THE Overton twins Craig and Jamie will meet up with their new England colleagues for the first time at Trent Bridge, hoping to join them next in the middle against New Zealand.

It has been a whirlwind sequence of events already for the 21-year-old brothers from Devon, since Saturday lunchtime.

First, the three-minute-older Craig was called into England's Royal London Series squad as a replacement for Chris Jordan before the third one-day international at the Ageas Bowl.

Then, within 48 hours, Jamie too took a call from national selector James Whitaker informing him he was needed as well in place of Liam Plunkett.

So the Somerset pair will reconvene not for the LV= County Championship Division One match against Nottinghamshire at Taunton but instead at the home of the midlands county - where England will begin their bid to overturn a 2-1 deficit, with two matches to play.

Should the identical Overtons make it out of the nets and into the thick of the action - and it is still a long shot perhaps, because they will need to displace incumbents Steven Finn, Mark Wood or David Willey - they will become the first twins to play together for England.

The quicker bowler and harder-hitting batsman of the pair, Jamie's assessment of the past two days tends towards understatement.

"It's been an interesting week for all of us," he said, having had to break off during two 2nd XI matches away to Middlesex and set off pronto up the M1. "I gave Craig a ring and said I'd see him in Nottingham.

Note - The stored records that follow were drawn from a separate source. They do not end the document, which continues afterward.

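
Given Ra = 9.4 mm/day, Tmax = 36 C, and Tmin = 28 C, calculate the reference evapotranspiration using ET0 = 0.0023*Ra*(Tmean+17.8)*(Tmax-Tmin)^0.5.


Tmean = (Tmax + Tmin)/2 = (36 + 28)/2 = 32.0
ET0 = 0.0023 * 9.4 * (32.0 + 17.8) * sqrt(36 - 28)
ET0 = 0.0023 * 9.4 * 49.8 * 2.828427

3.0453 mm/day


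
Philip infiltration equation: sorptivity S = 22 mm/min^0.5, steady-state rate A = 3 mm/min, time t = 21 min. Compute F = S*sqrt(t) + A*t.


F = S*sqrt(t) + A*t
F = 22*sqrt(21) + 3*21
F = 22*4.582576 + 63

163.8167 mm


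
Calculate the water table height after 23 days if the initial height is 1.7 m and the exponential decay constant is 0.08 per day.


m = m0 * exp(-k*t)
m = 1.7 * exp(-0.08 * 23)
m = 1.7 * exp(-1.8400)

0.2700 m


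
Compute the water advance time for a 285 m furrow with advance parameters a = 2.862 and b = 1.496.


t = (L/a)^(1/b)
t = (285/2.862)^(1/1.496)
t = 99.580713^(1/1.496)

21.6610 min


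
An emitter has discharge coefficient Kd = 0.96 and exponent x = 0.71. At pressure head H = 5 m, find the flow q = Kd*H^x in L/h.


q = Kd * H^x = 0.96 * 5^0.71 = 0.96 * 3.135225

3.0098 L/h


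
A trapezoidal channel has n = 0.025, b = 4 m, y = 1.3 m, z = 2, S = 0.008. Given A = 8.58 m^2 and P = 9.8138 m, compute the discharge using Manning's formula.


R = A/P = 8.58/9.8138 = 0.874279
Q = (1/0.025) * 8.58 * 0.874279^(2/3) * 0.008^0.5

28.0668 m^3/s


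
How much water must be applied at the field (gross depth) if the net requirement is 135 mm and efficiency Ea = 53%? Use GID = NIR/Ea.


Ea = 53% = 0.53
GID = NIR / Ea = 135 / 0.53 = 254.7170 mm

254.7170 mm


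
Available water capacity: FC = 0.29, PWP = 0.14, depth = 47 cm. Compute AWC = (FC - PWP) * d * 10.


AWC = (FC - PWP) * d * 10
AWC = (0.29 - 0.14) * 47 * 10
AWC = 0.1500 * 47 * 10

70.5000 mm


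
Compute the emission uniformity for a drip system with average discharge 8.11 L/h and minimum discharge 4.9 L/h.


EU = (q_min/q_avg)*100 = (4.9/8.11)*100 = 60.4192%

60.4192 %


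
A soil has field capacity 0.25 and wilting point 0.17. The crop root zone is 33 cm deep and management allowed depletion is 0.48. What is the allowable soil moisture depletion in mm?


SMD = (FC - PWP) * d * MAD * 10
SMD = (0.25 - 0.17) * 33 * 0.48 * 10
SMD = 0.0800 * 33 * 0.48 * 10

12.6720 mm


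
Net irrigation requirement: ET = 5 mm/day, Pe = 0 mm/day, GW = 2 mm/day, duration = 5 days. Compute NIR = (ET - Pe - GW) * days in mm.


Daily deficit = ET - Pe - GW = 5 - 0 - 2 = 3 mm/day
NIR = 3 * 5 = 15 mm

15.0000 mm


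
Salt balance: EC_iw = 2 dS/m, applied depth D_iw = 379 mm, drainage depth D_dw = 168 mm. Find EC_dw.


EC_dw = EC_iw * D_iw / D_dw
EC_dw = 2 * 379 / 168
EC_dw = 758 / 168

4.5119 dS/m


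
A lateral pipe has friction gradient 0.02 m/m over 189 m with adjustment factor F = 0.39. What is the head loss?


hf = J * L * F = 0.02 * 189 * 0.39 = 1.4742 m

1.4742 m


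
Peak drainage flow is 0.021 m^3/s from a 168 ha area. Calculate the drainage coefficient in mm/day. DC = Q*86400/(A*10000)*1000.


DC = Q * 86400 / (A * 10000) * 1000
DC = 0.021 * 86400 / (168 * 10000) * 1000
DC = 1814400.0000 / 1680000

1.0800 mm/day


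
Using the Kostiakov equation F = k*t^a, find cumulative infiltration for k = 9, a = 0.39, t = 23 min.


F = k * t^a = 9 * 23^0.39
F = 9 * 3.396830

30.5715 mm


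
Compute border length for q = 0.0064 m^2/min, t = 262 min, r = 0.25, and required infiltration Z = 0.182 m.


L = q*t/((1+r)*Z)
L = 0.0064*262/((1+0.25)*0.182)
L = 1.6768/0.2275

7.3705 m


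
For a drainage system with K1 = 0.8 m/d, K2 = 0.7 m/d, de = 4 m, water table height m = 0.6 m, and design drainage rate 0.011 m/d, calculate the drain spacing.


S^2 = 8*K2*de*m/q + 4*K1*m^2/q
S^2 = 8*0.7*4*0.6/0.011 + 4*0.8*0.6^2/0.011
S = sqrt(1326.5455)

36.4218 m


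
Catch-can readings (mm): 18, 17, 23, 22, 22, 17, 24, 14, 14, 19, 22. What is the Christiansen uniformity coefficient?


mean = 19.272727 mm
MAD = 3.024793 mm
CU = (1 - 3.024793/19.272727)*100

84.3053 %


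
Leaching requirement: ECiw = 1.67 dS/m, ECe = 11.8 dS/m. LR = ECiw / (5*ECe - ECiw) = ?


LR = ECiw / (5*ECe - ECiw)
LR = 1.67 / (5*11.8 - 1.67)
LR = 1.67 / 57.3300

0.0291


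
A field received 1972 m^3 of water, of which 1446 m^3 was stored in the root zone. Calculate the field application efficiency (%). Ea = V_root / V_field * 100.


Ea = V_root / V_field * 100 = 1446 / 1972 * 100 = 73.3266%

73.3266 %


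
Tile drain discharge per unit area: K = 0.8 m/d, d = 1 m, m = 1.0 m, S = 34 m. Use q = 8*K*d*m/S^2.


q = 8*K*d*m/S^2
q = 8*0.8*1*1.0/34^2
q = 6.4000 / 1156

0.0055 m/d


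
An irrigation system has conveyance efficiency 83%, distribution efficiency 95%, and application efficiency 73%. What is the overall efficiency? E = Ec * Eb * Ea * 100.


Ec = 0.83, Eb = 0.95, Ea = 0.73
E = 0.83 * 0.95 * 0.73 * 100 = 57.5605%

57.5605 %


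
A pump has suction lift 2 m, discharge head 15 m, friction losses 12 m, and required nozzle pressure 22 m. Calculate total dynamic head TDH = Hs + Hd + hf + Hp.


TDH = Hs + Hd + hf + Hp = 2 + 15 + 12 + 22 = 51

51 m


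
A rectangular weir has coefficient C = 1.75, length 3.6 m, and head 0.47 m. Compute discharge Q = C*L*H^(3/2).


Q = C * L * H^(3/2) = 1.75 * 3.6 * 0.47^1.5 = 1.75 * 3.6 * 0.322216

2.0300 m^3/s


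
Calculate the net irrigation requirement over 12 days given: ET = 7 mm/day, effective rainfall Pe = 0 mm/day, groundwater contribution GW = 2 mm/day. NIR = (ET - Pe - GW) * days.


Daily deficit = ET - Pe - GW = 7 - 0 - 2 = 5 mm/day
NIR = 5 * 12 = 60 mm

60.0000 mm


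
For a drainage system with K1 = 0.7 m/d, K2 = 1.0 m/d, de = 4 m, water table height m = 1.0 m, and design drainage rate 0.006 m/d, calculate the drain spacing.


S^2 = 8*K2*de*m/q + 4*K1*m^2/q
S^2 = 8*1.0*4*1.0/0.006 + 4*0.7*1.0^2/0.006
S = sqrt(5800.0000)

76.1577 m


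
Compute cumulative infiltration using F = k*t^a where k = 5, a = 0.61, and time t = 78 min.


F = k * t^a = 5 * 78^0.61
F = 5 * 14.261911

71.3096 mm


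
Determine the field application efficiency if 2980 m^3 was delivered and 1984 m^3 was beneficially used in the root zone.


Ea = V_root / V_field * 100 = 1984 / 2980 * 100 = 66.5772%

66.5772 %


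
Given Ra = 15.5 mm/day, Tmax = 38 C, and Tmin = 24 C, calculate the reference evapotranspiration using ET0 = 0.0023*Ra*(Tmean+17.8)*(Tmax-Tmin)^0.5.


Tmean = (Tmax + Tmin)/2 = (38 + 24)/2 = 31.0
ET0 = 0.0023 * 15.5 * (31.0 + 17.8) * sqrt(38 - 24)
ET0 = 0.0023 * 15.5 * 48.8 * 3.741657

6.5094 mm/day


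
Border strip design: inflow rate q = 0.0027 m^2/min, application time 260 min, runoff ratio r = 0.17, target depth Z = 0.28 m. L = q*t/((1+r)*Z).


L = q*t/((1+r)*Z)
L = 0.0027*260/((1+0.17)*0.28)
L = 0.702/0.3276

2.1429 m


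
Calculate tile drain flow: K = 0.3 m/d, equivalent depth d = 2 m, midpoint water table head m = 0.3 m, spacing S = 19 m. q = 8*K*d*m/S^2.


q = 8*K*d*m/S^2
q = 8*0.3*2*0.3/19^2
q = 1.4400 / 361

0.0040 m/d


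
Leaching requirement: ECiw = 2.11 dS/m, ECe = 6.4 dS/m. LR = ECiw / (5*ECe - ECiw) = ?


LR = ECiw / (5*ECe - ECiw)
LR = 2.11 / (5*6.4 - 2.11)
LR = 2.11 / 29.8900

0.0706


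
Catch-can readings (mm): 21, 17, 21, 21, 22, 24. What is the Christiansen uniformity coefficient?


mean = 21.000000 mm
MAD = 1.333333 mm
CU = (1 - 1.333333/21.000000)*100

93.6508 %


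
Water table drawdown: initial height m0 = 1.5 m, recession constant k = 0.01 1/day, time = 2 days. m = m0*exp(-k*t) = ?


m = m0 * exp(-k*t)
m = 1.5 * exp(-0.01 * 2)
m = 1.5 * exp(-0.0200)

1.4703 m


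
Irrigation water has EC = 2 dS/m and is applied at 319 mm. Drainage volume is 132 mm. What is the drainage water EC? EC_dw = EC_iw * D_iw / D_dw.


EC_dw = EC_iw * D_iw / D_dw
EC_dw = 2 * 319 / 132
EC_dw = 638 / 132

4.8333 dS/m


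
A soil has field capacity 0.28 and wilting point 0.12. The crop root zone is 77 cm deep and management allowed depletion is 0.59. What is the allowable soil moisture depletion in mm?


SMD = (FC - PWP) * d * MAD * 10
SMD = (0.28 - 0.12) * 77 * 0.59 * 10
SMD = 0.1600 * 77 * 0.59 * 10

72.6880 mm


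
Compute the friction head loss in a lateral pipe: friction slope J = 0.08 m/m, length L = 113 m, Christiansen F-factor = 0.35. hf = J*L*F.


hf = J * L * F = 0.08 * 113 * 0.35 = 3.1640 m

3.1640 m


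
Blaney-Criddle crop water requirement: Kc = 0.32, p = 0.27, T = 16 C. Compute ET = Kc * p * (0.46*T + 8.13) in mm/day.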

Then I spoke to our parents, and obviously they are very happy as well."

The Overtons have been edging closer to England's plans for the past three seasons, Jamie part of the squad for a one-day international series at home to Australia in 2013 and Craig forced to leave the Lions tour of South Africa last winter with an ankle injury.

They hit the headlines this summer too in a spectacular last-wicket stand against county champions Yorkshire at Taunton last month.

Even so, their dual promotion could not easily have been predicted.

Jamie added: "It was a bit different when Craig got the call on Saturday [on the team bus to Glamorgan], because he didn't have the right kit with him - so he had to ring up dad and arrange to get picked up and taken down to Southampton.

"Craig's been bowling fantastically, and his call-up was rightly deserved. I saw a stat the other day that he's the only player in the country who's taken 20 wickets at less than 20 as well as scoring 200 runs - which shows he's one of the best all-rounders [in England]."

Craig too has spotted his brother coming up on the rails again, after struggling last season.

"Jamie has been bowling quick," he said. "None of the boys have been looking forward to facing him in the nets, put it that way - especially me, because he always gives me a bit of extra brotherly love."

They have been playing cricket together from the age of five, on the boundary and then the square at their father's club North Devon, yet have teamed up so far in only nine first-class matches.

Craig said: "Mum and dad came down to Southampton [on Sunday] - and, although mum can't make it to Nottingham on Wednesday, I think dad will be coming up again, just in case."